In 2001, Fritsch was appointed Professor of Sculpture at the Academy of Fine Arts, Münster, a post she held until 2010. She is currently Professor of Sculpture at Kunstakademie Düsseldorf.

==Exhibitions==
Fritsch has staged a large number of solo shows and exhibitions at museums and galleries across the world. Her major solo shows include Katharina Fritsch (1985), Galerie Johnen & Schöttle, Cologne; Katharina Fritsch (1988), Kunsthalle Basel; Katharina Fritsch: Rat-King (1993), Dia Chelsea, New York City; Katharina Fritsch (2001), Tate, London; Katharina Fritsch (2012), Art Institute of Chicago; and Multiples (2017), Walker Art Center, Minneapolis.

Fritsch has also participated in many group shows, including the Biennale of Sydney (1988), the 46th Venice Biennale (1995), the 48th Venice Biennale (1999), the Gwangju Biennale (2010), the 54th Venice Biennale (2011), and the 59th Venice Biennale (2022).

==Art market==
Fritsch has been represented by Matthew Marks Gallery in New York since 1994, and has exhibited with White Cube in London.

Her most expensive sculpture at the art market was Geist und Blutlache (Spirit and Pool of Blood) (1988) who sold by £159,200 ($281,586) at Christie's, on 23 October 2005.

==Notable works in public collections==
- Gespenst und Blutlache (Ghost and Pool of Blood) (1988), Art Institute of Chicago and Philadelphia Museum of Art
- Warengestell mit Madonnen (Display Stand with Madonnas) (1987–1989), Hirshhorn Museum and Sculpture Garden, Smithsonian Institution, Washington, DC and Staatsgalerie Stuttgart
- Eight Paintings with Eight Colors (1990–1991), Museum of Modern Art, New York City
- Mann und Maus (1991-1992), Seattle Art Museum
- Kind mit Pudeln (Child with Poodles) (1995–1996), San Francisco Museum of Modern Art
- Rattenkönig (Rat King) (1998), Art Institute of Chicago and Schaulager, Münchenstein, Switzerland
- Mönch (Monk) (1997–1999), Art Institute of Chicago and Glenstone, Potomac, Maryland
- Händler (Dealer) (2001), Glenstone, Potomac, Maryland
- St.

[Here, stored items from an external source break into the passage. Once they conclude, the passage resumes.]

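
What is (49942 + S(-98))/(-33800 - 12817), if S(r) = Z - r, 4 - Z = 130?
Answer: -16638/15539 ≈ -1.0707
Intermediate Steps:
Z = -126 (Z = 4 - 1*130 = 4 - 130 = -126)
S(r) = -126 - r
(49942 + S(-98))/(-33800 - 12817) = (49942 + (-126 - 1*(-98)))/(-33800 - 12817) = (49942 + (-126 + 98))/(-46617) = (49942 - 28)*(-1/46617) = 49914*(-1/46617) = -16638/15539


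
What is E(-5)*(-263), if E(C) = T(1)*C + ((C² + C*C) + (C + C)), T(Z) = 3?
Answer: -6575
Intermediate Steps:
E(C) = 2*C² + 5*C (E(C) = 3*C + ((C² + C*C) + (C + C)) = 3*C + ((C² + C²) + 2*C) = 3*C + (2*C² + 2*C) = 3*C + (2*C + 2*C²) = 2*C² + 5*C)
E(-5)*(-263) = -5*(5 + 2*(-5))*(-263) = -5*(5 - 10)*(-263) = -5*(-5)*(-263) = 25*(-263) = -6575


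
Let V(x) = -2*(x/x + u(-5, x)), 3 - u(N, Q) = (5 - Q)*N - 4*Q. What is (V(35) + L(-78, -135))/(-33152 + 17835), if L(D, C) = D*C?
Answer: -10542/15317 ≈ -0.68826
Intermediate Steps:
L(D, C) = C*D
u(N, Q) = 3 + 4*Q - N*(5 - Q) (u(N, Q) = 3 - ((5 - Q)*N - 4*Q) = 3 - (N*(5 - Q) - 4*Q) = 3 - (-4*Q + N*(5 - Q)) = 3 + (4*Q - N*(5 - Q)) = 3 + 4*Q - N*(5 - Q))
V(x) = -58 + 2*x (V(x) = -2*(x/x + (3 - 5*(-5) + 4*x - 5*x)) = -2*(1 + (3 + 25 + 4*x - 5*x)) = -2*(1 + (28 - x)) = -2*(29 - x) = -58 + 2*x)
(V(35) + L(-78, -135))/(-33152 + 17835) = ((-58 + 2*35) - 135*(-78))/(-33152 + 17835) = ((-58 + 70) + 10530)/(-15317) = (12 + 10530)*(-1/15317) = 10542*(-1/15317) = -10542/15317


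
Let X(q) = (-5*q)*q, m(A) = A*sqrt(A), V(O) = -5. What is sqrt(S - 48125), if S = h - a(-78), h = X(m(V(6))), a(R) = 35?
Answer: I*sqrt(47535) ≈ 218.03*I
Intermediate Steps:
m(A) = A**(3/2)
X(q) = -5*q**2
h = 625 (h = -5*((-5)**(3/2))**2 = -5*(-5*I*sqrt(5))**2 = -5*(-125) = 625)
S = 590 (S = 625 - 1*35 = 625 - 35 = 590)
sqrt(S - 48125) = sqrt(590 - 48125) = sqrt(-47535) = I*sqrt(47535)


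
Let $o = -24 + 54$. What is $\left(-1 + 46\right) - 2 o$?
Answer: $-15$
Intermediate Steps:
$o = 30$
$\left(-1 + 46\right) - 2 o = \left(-1 + 46\right) - 60 = 45 - 60 = -15$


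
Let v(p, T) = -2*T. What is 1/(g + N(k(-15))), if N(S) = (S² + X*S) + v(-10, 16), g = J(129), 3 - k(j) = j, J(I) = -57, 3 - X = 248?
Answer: -1/4175 ≈ -0.00023952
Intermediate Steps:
X = -245 (X = 3 - 1*248 = 3 - 248 = -245)
k(j) = 3 - j
g = -57
N(S) = -32 + S² - 245*S (N(S) = (S² - 245*S) - 2*16 = (S² - 245*S) - 32 = -32 + S² - 245*S)
1/(g + N(k(-15))) = 1/(-57 + (-32 + (3 - 1*(-15))² - 245*(3 - 1*(-15)))) = 1/(-57 + (-32 + (3 + 15)² - 245*(3 + 15))) = 1/(-57 + (-32 + 18² - 245*18)) = 1/(-57 + (-32 + 324 - 4410)) = 1/(-57 - 4118) = 1/(-4175) = -1/4175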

Katharina (St. Catherine) (2004), Walker Art Center, Minneapolis
- Group of Figures (2006–2008), Museum of Modern Art, New York
- Hahn/Cock (2010/2013), National Gallery of Art, Washington, DC and Walker Art Center, Minneapolis
- Sarg (Coffin) (2016), Centre Pompidou, Paris

==Awards==
- 1984 – Kunstpreis Rheinische Post, Düsseldorf
- 1989 – Kunstpreis Glockengasse, Cologne
- 1994 – Coutts & Co. International Award, London
- 1996 – Kunstpreis Aachen
- 1999 – Junge Stadt sieht Junge Kunst, Wolfsburg
- 2002 – Konrad-von-Soest-Preis des Landschaftsverband Westfalen-Lippe
- 2008 – Piepenbrock Prize for Sculpture
- 2014 – Kunstpreis Düsseldorf
- 2022 – Golden Lion for lifetime achievement, Venice Biennale
- 2022 – Großer Kulturpreis der Sparkassen-Kulturstiftung Rheinland
- 2025 – Goslarer Kaiserring

==See also==
- List of German women artists

==Selected bibliography==
- Katharina Fritsch. San Francisco: San Francisco Museum of Modern Art, 1996.
- Katharina Fritsch. Wolfsburg: Stadische Galerie Wolfsburg, 1999.
- Katharina Fritsch. New York: Matthew Marks Gallery, 2000.
- Blazwick, Iwona. Katharina Fritsch. London: Tate, 2002.
- Figure in the Garden: Katharina Fritsch at The Museum of Modern Art. Cologne: Walther König, 2013.